Nothing I hold tightly to apart from Him will prosper in the way He intends

The walls have got to come down, but only Jesus can bring them down without crushing us.

Jesus will not share the throne. And I’m learning that divided hearts leave little room for the fullness of what the Spirit longs to do in us.

When I made my way into the worship night that evening, I laid prostrate on the floor and wept the whole time. It was undignified. I was completely undone. I prayed and worshipped with my whole body.

I grieved all the ways I’m tempted to go it alone. I repented for the idols I start to craft with my hands when my eyes drift from Jesus. I surrendered my marriage, my family, my dreams, my calling, my timeline.

Because none of it is safe in my hands apart from Jesus, and I can’t hold any of it well without the power of the Holy Spirit.

Often, this is what formation looks like: recognising God’s voice when we’ve grown comfortable with the ways of the world again, returning to Him in prayer until our hearts and minds begin to soften, and letting Him uncover what we’ve been building, what we’ve been guarding and what we’ve been calling faithfulness when it may actually have been fear.

I don’t want to be complacent. I don’t want to build my own kingdom. I want to be hungry for God more than I’m hungry for anything this world can give me. And nothing I hold tightly to apart from Him will prosper in the way He intends. 

I want my life to reflect the light and love of Jesus. In my family. In my marriage. In my work. In my ministry, which I’m realising is the whole of my life. 

There is so much more for us than we can imagine. But we have to make room. We have to empty ourselves to be filled.

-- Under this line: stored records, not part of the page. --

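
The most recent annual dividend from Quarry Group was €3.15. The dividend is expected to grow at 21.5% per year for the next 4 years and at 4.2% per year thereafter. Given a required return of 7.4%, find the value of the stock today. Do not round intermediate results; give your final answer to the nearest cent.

€185.32

D_1 = 3.82725
D_2 = 4.65011
D_3 = 5.64988
D_4 = 6.86461
Terminal value at year 4: TV = D_4×(1+g_2)/(r−g_2) = 7.15292/0.032 = 223.52876
P_0 = D_1/(1+r)^1 + D_2/(1+r)^2 + D_3/(1+r)^3 + D_4/(1+r)^4 + TV/(1+r)^4
    = 3.56355 + 4.03139 + 4.56065 + 5.15939 + 168.00271 = 185.31768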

So maybe the question is simple: what have we been building in our own strength that Jesus is asking us to lay down?

Prayer practice: Laying down the bricks

Find a quiet place and sit with your hands closed in fists. Let each hand represent the things you’ve been gripping tightly: your work, family, future, reputation, ministry, finances, timeline, platform, comfort, control. 

Pray slowly:

“Jesus, show me what I’ve been building without You.”

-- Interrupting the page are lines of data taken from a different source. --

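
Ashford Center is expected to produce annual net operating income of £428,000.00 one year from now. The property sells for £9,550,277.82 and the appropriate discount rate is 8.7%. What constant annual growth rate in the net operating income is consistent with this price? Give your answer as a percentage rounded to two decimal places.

4.22%

P = D₁/(r−g) ⇒ g = r − D₁/P = 0.087 − £428,000.00/£9,550,277.82 = 0.042185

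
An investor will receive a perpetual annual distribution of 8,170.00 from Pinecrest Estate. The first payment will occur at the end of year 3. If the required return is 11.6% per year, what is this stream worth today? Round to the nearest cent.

56550.40

Value at end of year 2: C / r = 8,170.00 / 0.116 = 70,431.0345
Discount to today: PV = 70,431.0345 / (1 + 0.116)^2 = 70,431.0345 / 1.245456 = 56,550.40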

Sit in silence for a minute or two. Notice what rises to the surface. Don’t rush past it.

Then, one by one, name those things before God. After each one, open your hands a little more.

You might pray:

“I surrender my timeline.

I surrender my need to be seen.

I surrender the version of success I’ve been chasing.

I surrender the places where I’ve called striving faithfulness.

I surrender the bricks I’ve stacked without you.”

When your hands are fully open, sit quietly and pray:

“Come, Holy Spirit.

Fill what I have emptied.

Teach me to build with You, in Your way, in Your timing.

Make me hungry, surrendered, filled and sent.”

Then stay there for a few minutes with open hands and receive.